Suppress sideseams at waist 1 inch at 6¼, 7¼.
Let front overlap hack at bottom, half difference between chest and seat, say ¾ inch.
Take out 1 inch fish, 6 inches from sideseam and terminate it 4 inches below waist. This may be omitted if a loose fit is desired.
Measure up waist to measure plus 2 to 2½ inches.
Add on 1¼ button stand down front.
Drop front ¾ at bottom, and complete as shown.
F to V is one-twelfth breast less ½ inch.
V to I the same as F to V. This latter may be varied to taste, as the outline of the lapel is fixed by the shape of the front of neck at I and beyond.
Hip pockets 4 inches below waist, size 6 by 2 .

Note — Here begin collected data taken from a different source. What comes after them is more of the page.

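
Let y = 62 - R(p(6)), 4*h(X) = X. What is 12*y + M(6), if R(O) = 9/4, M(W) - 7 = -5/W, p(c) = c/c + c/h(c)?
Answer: 4339/6 ≈ 723.17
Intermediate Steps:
h(X) = X/4
p(c) = 5 (p(c) = c/c + c/((c/4)) = 1 + c*(4/c) = 1 + 4 = 5)
M(W) = 7 - 5/W
R(O) = 9/4 (R(O) = 9*(¼) = 9/4)
y = 239/4 (y = 62 - 1*9/4 = 62 - 9/4 = 239/4 ≈ 59.750)
12*y + M(6) = 12*(239/4) + (7 - 5/6) = 717 + (7 - 5*⅙) = 717 + (7 - ⅚) = 717 + 37/6 = 4339/6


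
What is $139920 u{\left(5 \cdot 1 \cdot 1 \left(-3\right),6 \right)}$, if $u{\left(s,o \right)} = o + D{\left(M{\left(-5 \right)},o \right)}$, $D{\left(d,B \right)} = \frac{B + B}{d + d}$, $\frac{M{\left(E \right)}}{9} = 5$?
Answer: $858176$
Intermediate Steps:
$M{\left(E \right)} = 45$ ($M{\left(E \right)} = 9 \cdot 5 = 45$)
$D{\left(d,B \right)} = \frac{B}{d}$ ($D{\left(d,B \right)} = \frac{2 B}{2 d} = 2 B \frac{1}{2 d} = \frac{B}{d}$)
$u{\left(s,o \right)} = \frac{46 o}{45}$ ($u{\left(s,o \right)} = o + \frac{o}{45} = \frac{46 o}{45}$)
$139920 u{\left(5 \cdot 1 \cdot 1 \left(-3\right),6 \right)} = 139920 \cdot \frac{46}{45} \cdot 6 = 139920 \cdot \frac{92}{15} = 858176$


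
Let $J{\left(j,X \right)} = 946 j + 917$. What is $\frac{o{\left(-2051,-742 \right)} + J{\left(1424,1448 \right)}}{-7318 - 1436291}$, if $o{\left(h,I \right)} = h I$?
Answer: $- \frac{956621}{481203} \approx -1.988$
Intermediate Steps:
$J{\left(j,X \right)} = 917 + 946 j$
$o{\left(h,I \right)} = I h$
$\frac{o{\left(-2051,-742 \right)} + J{\left(1424,1448 \right)}}{-7318 - 1436291} = \frac{\left(-742\right) \left(-2051\right) + \left(917 + 946 \cdot 1424\right)}{-7318 - 1436291} = \frac{1521842 + \left(917 + 1347104\right)}{-1443609} = \left(1521842 + 1348021\right) \left(- \frac{1}{1443609}\right) = 2869863 \left(- \frac{1}{1443609}\right) = - \frac{956621}{481203}$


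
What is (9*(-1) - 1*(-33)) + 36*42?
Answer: 1536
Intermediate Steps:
(9*(-1) - 1*(-33)) + 36*42 = (-9 + 33) + 1512 = 24 + 1512 = 1536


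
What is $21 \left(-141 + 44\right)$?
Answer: $-2037$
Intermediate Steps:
$21 \left(-141 + 44\right) = 21 \left(-97\right) = -2037$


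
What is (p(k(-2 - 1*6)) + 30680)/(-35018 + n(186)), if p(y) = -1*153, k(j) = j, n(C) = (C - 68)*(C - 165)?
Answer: -30527/32540 ≈ -0.93814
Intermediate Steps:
n(C) = (-165 + C)*(-68 + C) (n(C) = (-68 + C)*(-165 + C) = (-165 + C)*(-68 + C))
p(y) = -153
(p(k(-2 - 1*6)) + 30680)/(-35018 + n(186)) = (-153 + 30680)/(-35018 + (11220 + 186**2 - 233*186)) = 30527/(-35018 + (11220 + 34596 - 43338)) = 30527/(-35018 + 2478) = 30527/(-32540) = 30527*(-1/32540) = -30527/32540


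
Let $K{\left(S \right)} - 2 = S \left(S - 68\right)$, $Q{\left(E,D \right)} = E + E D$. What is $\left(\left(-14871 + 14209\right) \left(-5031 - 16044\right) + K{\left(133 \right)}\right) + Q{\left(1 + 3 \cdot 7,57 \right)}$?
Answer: $13961573$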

Ticket pocket on waist line 3½ by 1¾.
For sleeve see Diagram 89. page 75.
D. B. REEFER.
Diagram 66.
The leading points of the Reefer are found in exactly the same way as for the Lounge.

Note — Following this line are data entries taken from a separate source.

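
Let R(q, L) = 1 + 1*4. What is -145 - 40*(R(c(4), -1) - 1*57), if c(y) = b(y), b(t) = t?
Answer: 1935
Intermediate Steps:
c(y) = y
R(q, L) = 5 (R(q, L) = 1 + 4 = 5)
-145 - 40*(R(c(4), -1) - 1*57) = -145 - 40*(5 - 1*57) = -145 - 40*(5 - 57) = -145 - 40*(-52) = -145 + 2080 = 1935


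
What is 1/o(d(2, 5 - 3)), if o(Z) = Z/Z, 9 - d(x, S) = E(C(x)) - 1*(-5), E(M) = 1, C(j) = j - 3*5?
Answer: 1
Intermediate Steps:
C(j) = -15 + j (C(j) = j - 15 = -15 + j)
d(x, S) = 3 (d(x, S) = 9 - (1 - 1*(-5)) = 9 - (1 + 5) = 9 - 1*6 = 9 - 6 = 3)
o(Z) = 1
1/o(d(2, 5 - 3)) = 1/1 = 1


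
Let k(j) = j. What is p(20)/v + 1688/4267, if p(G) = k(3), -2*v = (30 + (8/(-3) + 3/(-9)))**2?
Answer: 401650/1036881 ≈ 0.38736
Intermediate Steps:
v = -729/2 (v = -(30 + (8/(-3) + 3/(-9)))**2/2 = -(30 + (8*(-1/3) + 3*(-1/9)))**2/2 = -(30 + (-8/3 - 1/3))**2/2 = -(30 - 3)**2/2 = -1/2*27**2 = -1/2*729 = -729/2 ≈ -364.50)
p(G) = 3
p(20)/v + 1688/4267 = 3/(-729/2) + 1688/4267 = 3*(-2/729) + 1688*(1/4267) = -2/243 + 1688/4267 = 401650/1036881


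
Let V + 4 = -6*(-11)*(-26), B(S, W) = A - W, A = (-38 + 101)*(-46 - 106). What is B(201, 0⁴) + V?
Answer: -11296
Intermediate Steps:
A = -9576 (A = 63*(-152) = -9576)
B(S, W) = -9576 - W
V = -1720 (V = -4 - 6*(-11)*(-26) = -4 + 66*(-26) = -4 - 1716 = -1720)
B(201, 0⁴) + V = (-9576 - 1*0⁴) - 1720 = (-9576 - 1*0) - 1720 = (-9576 + 0) - 1720 = -9576 - 1720 = -11296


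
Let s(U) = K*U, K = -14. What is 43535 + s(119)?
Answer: 41869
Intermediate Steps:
s(U) = -14*U
43535 + s(119) = 43535 - 14*119 = 43535 - 1666 = 41869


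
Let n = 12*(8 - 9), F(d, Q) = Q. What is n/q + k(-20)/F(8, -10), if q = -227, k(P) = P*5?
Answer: 2282/227 ≈ 10.053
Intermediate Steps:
k(P) = 5*P
n = -12 (n = 12*(-1) = -12)
n/q + k(-20)/F(8, -10) = -12/(-227) + (5*(-20))/(-10) = -12*(-1/227) - 100*(-1/10) = 12/227 + 10 = 2282/227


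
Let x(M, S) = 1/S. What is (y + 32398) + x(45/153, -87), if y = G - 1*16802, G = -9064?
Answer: 568283/87 ≈ 6532.0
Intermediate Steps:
y = -25866 (y = -9064 - 1*16802 = -9064 - 16802 = -25866)
(y + 32398) + x(45/153, -87) = (-25866 + 32398) + 1/(-87) = 6532 - 1/87 = 568283/87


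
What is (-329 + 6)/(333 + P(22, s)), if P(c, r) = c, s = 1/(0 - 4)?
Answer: -323/355 ≈ -0.90986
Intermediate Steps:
s = -¼ (s = 1/(-4) = -¼ ≈ -0.25000)
(-329 + 6)/(333 + P(22, s)) = (-329 + 6)/(333 + 22) = -323/355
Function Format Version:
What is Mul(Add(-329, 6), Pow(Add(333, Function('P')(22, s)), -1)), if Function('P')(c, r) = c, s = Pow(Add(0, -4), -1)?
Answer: Rational(-323, 355) ≈ -0.90986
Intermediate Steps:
s = Rational(-1, 4) (s = Pow(-4, -1) = Rational(-1, 4) ≈ -0.25000)
Mul(Add(-329, 6), Pow(Add(333, Function('P')(22, s)), -1)) = Mul(Add(-329, 6), Pow(Add(333, 22), -1)) = Mul(-323, Pow(355, -1)) = Mul(-323, Rational(1, 355)) = Rational(-323, 355)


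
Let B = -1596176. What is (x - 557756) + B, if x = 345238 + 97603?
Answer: -1711091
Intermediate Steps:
x = 442841
(x - 557756) + B = (442841 - 557756) - 1596176 = -114915 - 1596176 = -1711091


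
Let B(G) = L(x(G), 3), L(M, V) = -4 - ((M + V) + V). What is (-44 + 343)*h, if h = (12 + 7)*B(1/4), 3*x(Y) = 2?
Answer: -181792/3 ≈ -60597.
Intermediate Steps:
x(Y) = ⅔ (x(Y) = (⅓)*2 = ⅔)
L(M, V) = -4 - M - 2*V (L(M, V) = -4 - (M + 2*V) = -4 + (-M - 2*V) = -4 - M - 2*V)
B(G) = -32/3 (B(G) = -4 - 1*⅔ - 2*3 = -4 - ⅔ - 6 = -32/3)
h = -608/3 (h = (12 + 7)*(-32/3) = 19*(-32/3) = -608/3 ≈ -202.67)
(-44 + 343)*h = (-44 + 343)*(-608/3) = 299*(-608/3) = -181792/3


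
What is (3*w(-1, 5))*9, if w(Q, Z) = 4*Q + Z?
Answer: 27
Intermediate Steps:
w(Q, Z) = Z + 4*Q
(3*w(-1, 5))*9 = (3*(5 + 4*(-1)))*9 = (3*(5 - 4))*9 = (3*1)*9 = 3*9 = 27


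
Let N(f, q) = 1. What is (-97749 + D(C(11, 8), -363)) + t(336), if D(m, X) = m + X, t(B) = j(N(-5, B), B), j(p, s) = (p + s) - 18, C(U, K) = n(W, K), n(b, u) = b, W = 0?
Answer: -97793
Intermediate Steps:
C(U, K) = 0
j(p, s) = -18 + p + s
t(B) = -17 + B (t(B) = -18 + 1 + B = -17 + B)
D(m, X) = X + m
(-97749 + D(C(11, 8), -363)) + t(336) = (-97749 + (-363 + 0)) + (-17 + 336) = (-97749 - 363) + 319 = -98112 + 319 = -97793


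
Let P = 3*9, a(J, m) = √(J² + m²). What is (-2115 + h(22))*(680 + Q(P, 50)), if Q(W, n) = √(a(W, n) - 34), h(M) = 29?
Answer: -1418480 - 2086*√(-34 + √3229) ≈ -1.4284e+6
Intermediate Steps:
P = 27
Q(W, n) = √(-34 + √(W² + n²)) (Q(W, n) = √(√(W² + n²) - 34) = √(-34 + √(W² + n²)))
(-2115 + h(22))*(680 + Q(P, 50)) = (-2115 + 29)*(680 + √(-34 + √(27² + 50²))) = -2086*(680 + √(-34 + √(729 + 2500))) = -2086*(680 + √(-34 + √3229)) = -1418480 - 2086*√(-34 + √3229)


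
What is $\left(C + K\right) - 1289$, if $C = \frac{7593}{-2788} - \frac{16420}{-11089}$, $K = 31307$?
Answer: $\frac{928002030559}{30916132} \approx 30017.0$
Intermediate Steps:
$C = - \frac{38419817}{30916132}$ ($C = 7593 \left(- \frac{1}{2788}\right) - - \frac{16420}{11089} = - \frac{7593}{2788} + \frac{16420}{11089} = - \frac{38419817}{30916132} \approx -1.2427$)
$\left(C + K\right) - 1289 = \left(- \frac{38419817}{30916132} + 31307\right) - 1289 = \frac{967852924707}{30916132} - 1289 = \frac{928002030559}{30916132}$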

The addition of 2½ inches to the front beyond the breast line, transforming the S. B. Lounge into the D. B. Reefer.
The fronts are usually finished square, and the lapels made pointed.
There is plenty of scope for the display of taste in the outline of lapel.
A V is sometimes taken out at I with advantage, but this is quite optional.
On this diagram I show the whole back, which is simply arranged by making 0, 28 the centre of back, and allowing ¼ inch less for making up.
The amount to allow over the breast, as from 9 to 20¼, is a matter to be decided by judgment rather than by any definite rule.
For close fits and thin material 2 inches will suffice.
For medium weight and a moderate amount of ease 2½ is better.
For very thick materials and easy fits allow 3 inches over half chest and follow the same course at waist.
The front of the flaps should he square to match the front of the Reefer.
For Heavy Reefers such as worn by navvies, working men, etc., allow more for making up, omit the fish and add at least 3 or 3½ beyond breast line for lapel.